El seguimiento de Cristo, en actitud de agradecimiento, en actitud filial y obediente a la Persona del Hijo, es la realidad que, vivida, da origen y sentido a todo en nuestras vidas: oraciones, pensamientos, sentimientos, acciones, sufrimientos, errores, omisiones… El mismo Jesús y sus enseñanzas nos ubican en la realidad, y alumbran nuestra mirada y lectura de todo lo que acontece. Nosotros debemos construir, desde la interioridad de la que estamos hablando aquí, la temporalidad en la que desempeñamos misión y tareas, así como el amor a la Patria, todo desde el Evangelio. De este modo, lo que significa Nuestro Señor contemplado desde la Encarnación hasta la propia Resurrección, ha sido y es mucho más que admirable. Su gesta redentora inspira amor reverente por su sabiduría, admiración por su ejemplaridad, adoración a Él como Dios y como hombre. Todo esto en un contexto heredado de amor a Dios y al prójimo, de fe y confianza en Dios, aceptando la Cruz que nos toca en Providencia, y siendo transfigurados por la vida de la Gracia.

El seguimiento del Señor en nuestra vida, inmersos en su misterio de amor y redención, sólo se puede cultivar y alimentar desde la perspectiva de su presencia, con hechos y enseñanzas provenientes de las Sagradas Escrituras. Hechos y enseñanzas manifiestos también en la historia de la salvación, la historia de nuestra Iglesia, y nuestra historia como Ciudad Miliciana. Todo esto cobra sentido y peso real si cultivamos nuestra vida promoviéndonos desde el seguimiento del Señor, asumiéndonos como elegidos de Dios en su plan providencial de redención. Nuestra misión proviene desde el mismo bautismo, y está fortalecida por esta invitación que nos ha hecho el Señor, la de vivir como bautizados y luego llamados y consagrados en la milicia, en este nuestro espacio de salvación que es Fasta.

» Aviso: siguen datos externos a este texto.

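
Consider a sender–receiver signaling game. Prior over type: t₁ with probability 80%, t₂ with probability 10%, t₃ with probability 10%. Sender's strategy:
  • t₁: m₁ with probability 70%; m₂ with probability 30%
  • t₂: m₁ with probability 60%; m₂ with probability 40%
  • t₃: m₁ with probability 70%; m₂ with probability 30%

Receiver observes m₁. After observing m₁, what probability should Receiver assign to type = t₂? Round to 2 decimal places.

0.09

P(m₁) = 0.8·0.7 + 0.1·0.6 + 0.1·0.7 = 0.69
P(t₂ | m₁) = (0.1·0.6) / 0.69 = 0.06 / 0.69 = 0.0869565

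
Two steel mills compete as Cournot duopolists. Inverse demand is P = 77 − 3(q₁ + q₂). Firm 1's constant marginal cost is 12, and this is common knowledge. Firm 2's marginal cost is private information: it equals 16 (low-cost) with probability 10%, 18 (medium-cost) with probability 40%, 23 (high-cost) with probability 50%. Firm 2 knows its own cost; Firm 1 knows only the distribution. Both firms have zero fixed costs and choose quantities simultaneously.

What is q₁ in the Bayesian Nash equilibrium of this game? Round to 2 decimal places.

Type-c best response for Firm 2: q₂(c) = (77 − c)/6 − q₁/2.
Firm 1 maximizes expected profit; its first-order condition is 77 − 6q₁ − 3E[q₂] − 12 = 0.
Substituting E[q₂] and solving: E[c₂] = 20.3, so q₁ = (77 − 2·12 + 20.3)/9 = 8.14444.

8.14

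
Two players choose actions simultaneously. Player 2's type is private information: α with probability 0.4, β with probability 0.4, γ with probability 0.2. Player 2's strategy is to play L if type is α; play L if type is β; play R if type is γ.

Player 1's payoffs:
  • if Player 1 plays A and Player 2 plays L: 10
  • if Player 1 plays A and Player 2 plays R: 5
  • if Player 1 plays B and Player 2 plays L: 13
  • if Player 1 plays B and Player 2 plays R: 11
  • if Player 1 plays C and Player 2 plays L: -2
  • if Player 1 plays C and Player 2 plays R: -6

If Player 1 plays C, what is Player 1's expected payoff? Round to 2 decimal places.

Take the expectation over Player 2's type, weighting each type's action by its prior probability.
E[C] = 0.4·(-2) + 0.4·(-2) + 0.2·(-6) = (-0.8) + (-0.8) + (-1.2) = -2.8

-2.80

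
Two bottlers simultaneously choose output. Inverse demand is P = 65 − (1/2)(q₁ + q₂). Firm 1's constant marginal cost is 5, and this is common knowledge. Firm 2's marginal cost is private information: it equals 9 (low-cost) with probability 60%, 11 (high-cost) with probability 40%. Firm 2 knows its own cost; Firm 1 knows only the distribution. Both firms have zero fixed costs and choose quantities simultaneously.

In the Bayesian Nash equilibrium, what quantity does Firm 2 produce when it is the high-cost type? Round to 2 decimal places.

32.40

Type-c best response for Firm 2: q₂(c) = (65 − c) − q₁/2.
Firm 1 maximizes expected profit; its first-order condition is 65 − q₁ − (1/2)E[q₂] − 5 = 0.
Substituting E[q₂] and solving: E[c₂] = 9.8, so q₁ = (65 − 2·5 + 9.8)/(3/2) = 43.2.
q₂(high-cost) = (65 − 11 − (1/2)·43.2) = 32.4.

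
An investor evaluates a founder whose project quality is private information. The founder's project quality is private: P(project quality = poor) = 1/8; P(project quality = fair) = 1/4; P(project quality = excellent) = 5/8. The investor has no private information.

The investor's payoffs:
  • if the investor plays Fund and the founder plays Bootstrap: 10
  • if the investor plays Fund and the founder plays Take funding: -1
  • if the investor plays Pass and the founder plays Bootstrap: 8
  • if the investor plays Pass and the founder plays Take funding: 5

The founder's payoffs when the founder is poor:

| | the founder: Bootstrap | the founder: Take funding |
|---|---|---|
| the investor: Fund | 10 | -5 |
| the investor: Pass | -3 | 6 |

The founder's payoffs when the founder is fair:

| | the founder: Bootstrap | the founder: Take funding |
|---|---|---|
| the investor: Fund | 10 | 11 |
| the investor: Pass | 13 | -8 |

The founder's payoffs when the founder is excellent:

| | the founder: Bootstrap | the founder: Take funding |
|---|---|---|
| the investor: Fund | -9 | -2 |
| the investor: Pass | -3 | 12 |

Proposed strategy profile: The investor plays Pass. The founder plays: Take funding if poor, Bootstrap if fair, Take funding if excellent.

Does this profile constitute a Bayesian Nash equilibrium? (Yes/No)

The investor plays Pass: E[Pass] = 1/8·(5) + 1/4·(8) + 5/8·(5) = 23/4; E[Fund] = 7/4. Best-responding. ✓
The founder (project quality poor), facing Pass: Bootstrap gives -3, Take funding gives 6. Proposed Take funding is best. ✓
The founder (project quality fair), facing Pass: Bootstrap gives 13, Take funding gives -8. Proposed Bootstrap is best. ✓
The founder (project quality excellent), facing Pass: Bootstrap gives -3, Take funding gives 12. Proposed Take funding is best. ✓

Yes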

Aquí radica el vínculo más estrecho y directo con el sacramento del Bautismo primero y con la Eucaristía luego. Estos gravitan profundamente en nosotros mientras se despliega en el tiempo nuestra vida personal, familiar, comunitaria e institucional.

El Bautismo nos otorga identidad y pertenencia. Este carácter es lo más determinante en la definición de nuestras vidas: bajo el signo de la Cruz, como pertenencias de Cristo, ciudadanos y servidores de nuestra Iglesia y de nuestra Patria, con vocación a una militancia que comienza sirviendo a las personas reales, a las familias, a las comunidades en el tiempo, y a la vez, con vocación de vida eterna.

El seguimiento de Cristo es esencial a la espiritualidad dominicana y esencial a la vida del miliciano, sea ministro, consagrada o laico.

Permita Dios que logremos cultivar este hábito de vida espiritual, para no caer en un activismo de puro voluntarismo humano, tal vez bueno en sí mismo, pero que acciona y se despliega en la más elemental inmanencia, sin apertura a la trascendencia.

Roguemos al Señor que nos de conciencia plena de lo que significa esta identidad y pertenencia a su divina persona, para mantenernos firmes en la Fe, unidos en comunión con Él y entre nosotros.